Eita will be joined by 10-year-old Hu Ono, pictured above between Wilkinson and Habana, who lives in Kamaishi, where the Namibia-Canada match was due to be played at the Kamaishi Recovery Memorial Stadium. Hu will join Siya Kolisi as he leads out the Springboks.
Hu said: "Now I have got this chance I want to walk out with a big smile on my face, so I really make the most of this opportunity."
Among the legends at the Rugby Introductory Day - helping to teach the girls and boys the rudiments of passing, tackling and kicking - was George Gregan, pictured above with a laughing Wilkinson.
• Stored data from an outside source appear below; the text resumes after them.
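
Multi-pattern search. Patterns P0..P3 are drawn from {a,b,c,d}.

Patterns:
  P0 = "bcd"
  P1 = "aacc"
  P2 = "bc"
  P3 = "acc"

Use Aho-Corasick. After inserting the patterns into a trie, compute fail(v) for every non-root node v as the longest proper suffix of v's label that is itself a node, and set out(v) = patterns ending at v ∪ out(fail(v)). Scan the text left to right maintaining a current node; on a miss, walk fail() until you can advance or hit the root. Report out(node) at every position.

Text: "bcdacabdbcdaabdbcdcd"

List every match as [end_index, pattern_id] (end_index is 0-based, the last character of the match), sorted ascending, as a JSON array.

Construct AC machine:
Trie (insert patterns):
  n0 'ε': a→4 b→1
  n1 'b': c→2
  n2 'bc': d→3  ←P2
  n3 'bcd': ·  ←P0
  n4 'a': a→5 c→8
  n5 'aa': c→6
  n6 'aac': c→7
  n7 'aacc': ·  ←P1
  n8 'ac': c→9
  n9 'acc': ·  ←P3

BFS fail/out derivation:
  fail(1) 'b': from fail(0)=0 chase 'b': 0 ⇒ 0;  out=∅∪out(0)=∅
  fail(4) 'a': from fail(0)=0 chase 'a': 0 ⇒ 0;  out=∅∪out(0)=∅
  fail(2) 'bc': from fail(1)=0 chase 'c': 0 ⇒ 0;  out={2}∪out(0)={2}
  fail(5) 'aa': from fail(4)=0 chase 'a': 0 ⇒ 4;  out=∅∪out(4)=∅
  fail(8) 'ac': from fail(4)=0 chase 'c': 0 ⇒ 0;  out=∅∪out(0)=∅
  fail(3) 'bcd': from fail(2)=0 chase 'd': 0 ⇒ 0;  out={0}∪out(0)={0}
  fail(6) 'aac': from fail(5)=4 chase 'c': 4 ⇒ 8;  out=∅∪out(8)=∅
  fail(9) 'acc': from fail(8)=0 chase 'c': 0 ⇒ 0;  out={3}∪out(0)={3}
  fail(7) 'aacc': from fail(6)=8 chase 'c': 8 ⇒ 9;  out={1}∪out(9)={1,3}

Text stream:
i=0 'b': node 0→1
i=1 'c': node 1→2  → match P2@[0:1]
i=2 'd': node 2→3  → match P0@[0:2]
i=3 'a': node 3→4 (via fail)
i=4 'c': node 4→8
i=5 'a': node 8→4 (via fail)
i=6 'b': node 4→1 (via fail)
i=7 'd': node 1→0 (via fail)
i=8 'b': node 0→1
i=9 'c': node 1→2  → match P2@[8:9]
i=10 'd': node 2→3  → match P0@[8:10]
i=11 'a': node 3→4 (via fail)
i=12 'a': node 4→5
i=13 'b': node 5→1 (via fail)
i=14 'd': node 1→0 (via fail)
i=15 'b': node 0→1
i=16 'c': node 1→2  → match P2@[15:16]
i=17 'd': node 2→3  → match P0@[15:17]
i=18 'c': node 3→0 (via fail)
i=19 'd': node 0→0

All matches (sorted): [[1,2],[2,0],[9,2],[10,0],[16,2],[17,0]]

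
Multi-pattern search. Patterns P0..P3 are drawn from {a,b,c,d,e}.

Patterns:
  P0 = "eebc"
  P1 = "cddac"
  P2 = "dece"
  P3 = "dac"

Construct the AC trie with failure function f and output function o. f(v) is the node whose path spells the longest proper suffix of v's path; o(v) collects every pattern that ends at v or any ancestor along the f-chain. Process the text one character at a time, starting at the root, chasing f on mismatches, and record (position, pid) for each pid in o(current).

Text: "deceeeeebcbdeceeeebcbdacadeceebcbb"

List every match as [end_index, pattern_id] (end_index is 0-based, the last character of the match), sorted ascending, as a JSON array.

Build automaton:
Trie nodes:
  0='ε' goto c→5 d→10 e→1
  1='e' goto e→2
  2='ee' goto b→3
  3='eeb' goto c→4
  4='eebc' goto ·  ←P0
  5='c' goto d→6
  6='cd' goto d→7
  7='cdd' goto a→8
  8='cdda' goto c→9
  9='cddac' goto ·  ←P1
  10='d' goto a→14 e→11
  11='de' goto c→12
  12='dec' goto e→13
  13='dece' goto ·  ←P2
  14='da' goto c→15
  15='dac' goto ·  ←P3

Failure links (BFS by depth):
  fail(1) 'e': from fail(0)=0 chase 'e': 0 ⇒ 0;  out=∅∪out(0)=∅
  fail(5) 'c': from fail(0)=0 chase 'c': 0 ⇒ 0;  out=∅∪out(0)=∅
  fail(10) 'd': from fail(0)=0 chase 'd': 0 ⇒ 0;  out=∅∪out(0)=∅
  fail(2) 'ee': from fail(1)=0 chase 'e': 0 ⇒ 1;  out=∅∪out(1)=∅
  fail(6) 'cd': from fail(5)=0 chase 'd': 0 ⇒ 10;  out=∅∪out(10)=∅
  fail(11) 'de': from fail(10)=0 chase 'e': 0 ⇒ 1;  out=∅∪out(1)=∅
  fail(14) 'da': from fail(10)=0 chase 'a': 0 ⇒ 0;  out=∅∪out(0)=∅
  fail(3) 'eeb': from fail(2)=1 chase 'b': 1→0 ⇒ 0;  out=∅∪out(0)=∅
  fail(7) 'cdd': from fail(6)=10 chase 'd': 10→0 ⇒ 10;  out=∅∪out(10)=∅
  fail(12) 'dec': from fail(11)=1 chase 'c': 1→0 ⇒ 5;  out=∅∪out(5)=∅
  fail(15) 'dac': from fail(14)=0 chase 'c': 0 ⇒ 5;  out={3}∪out(5)={3}
  fail(4) 'eebc': from fail(3)=0 chase 'c': 0 ⇒ 5;  out={0}∪out(5)={0}
  fail(8) 'cdda': from fail(7)=10 chase 'a': 10 ⇒ 14;  out=∅∪out(14)=∅
  fail(13) 'dece': from fail(12)=5 chase 'e': 5→0 ⇒ 1;  out={2}∪out(1)={2}
  fail(9) 'cddac': from fail(8)=14 chase 'c': 14 ⇒ 15;  out={1}∪out(15)={1,3}

Run:
[0] read 'd'  n0⇒n10
[1] read 'e'  n10⇒n11
[2] read 'c'  n11⇒n12
[3] read 'e'  n12⇒n13  → match P2@[0:3]
[4] read 'e'  n13⇒n2 (via fail)
[5] read 'e'  n2⇒n2 (via fail)
[6] read 'e'  n2⇒n2 (via fail)
[7] read 'e'  n2⇒n2 (via fail)
[8] read 'b'  n2⇒n3
[9] read 'c'  n3⇒n4  → match P0@[6:9]
[10] read 'b'  n4⇒n0 (via fail)
[11] read 'd'  n0⇒n10
[12] read 'e'  n10⇒n11
[13] read 'c'  n11⇒n12
[14] read 'e'  n12⇒n13  → match P2@[11:14]
[15] read 'e'  n13⇒n2 (via fail)
[16] read 'e'  n2⇒n2 (via fail)
[17] read 'e'  n2⇒n2 (via fail)
[18] read 'b'  n2⇒n3
[19] read 'c'  n3⇒n4  → match P0@[16:19]
[20] read 'b'  n4⇒n0 (via fail)
[21] read 'd'  n0⇒n10
[22] read 'a'  n10⇒n14
[23] read 'c'  n14⇒n15  → match P3@[21:23]
[24] read 'a'  n15⇒n0 (via fail)
[25] read 'd'  n0⇒n10
[26] read 'e'  n10⇒n11
[27] read 'c'  n11⇒n12
[28] read 'e'  n12⇒n13  → match P2@[25:28]
[29] read 'e'  n13⇒n2 (via fail)
[30] read 'b'  n2⇒n3
[31] read 'c'  n3⇒n4  → match P0@[28:31]
[32] read 'b'  n4⇒n0 (via fail)
[33] read 'b'  n0⇒n0

Matches: [[3,2],[9,0],[14,2],[19,0],[23,3],[28,2],[31,0]]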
Former Japan captain Toshiaki Hirose led the boys in impromptu renditions of the finalists' national anthems, God Save The Queen and Nkosi Sikelel’ iAfrika.
Habana, the former flying Springbok winger, clearly revelled in the coaching session at the Waseda University Rugby Ground, wrestling with up to 30 children in a rolling maul before sprinting off and challenging them to keep up with him.
Meanwhile, Wilkinson said coaching the children and breaking the news to the two boys was "that lovely it isn't even a job".
He added: "Rugby gives you the chance to live in this space and connect with people. If we tried to sit in front of a classroom and talk to people, it wouldn't work. But you put a ball in everyone's hand and we are all on the same level."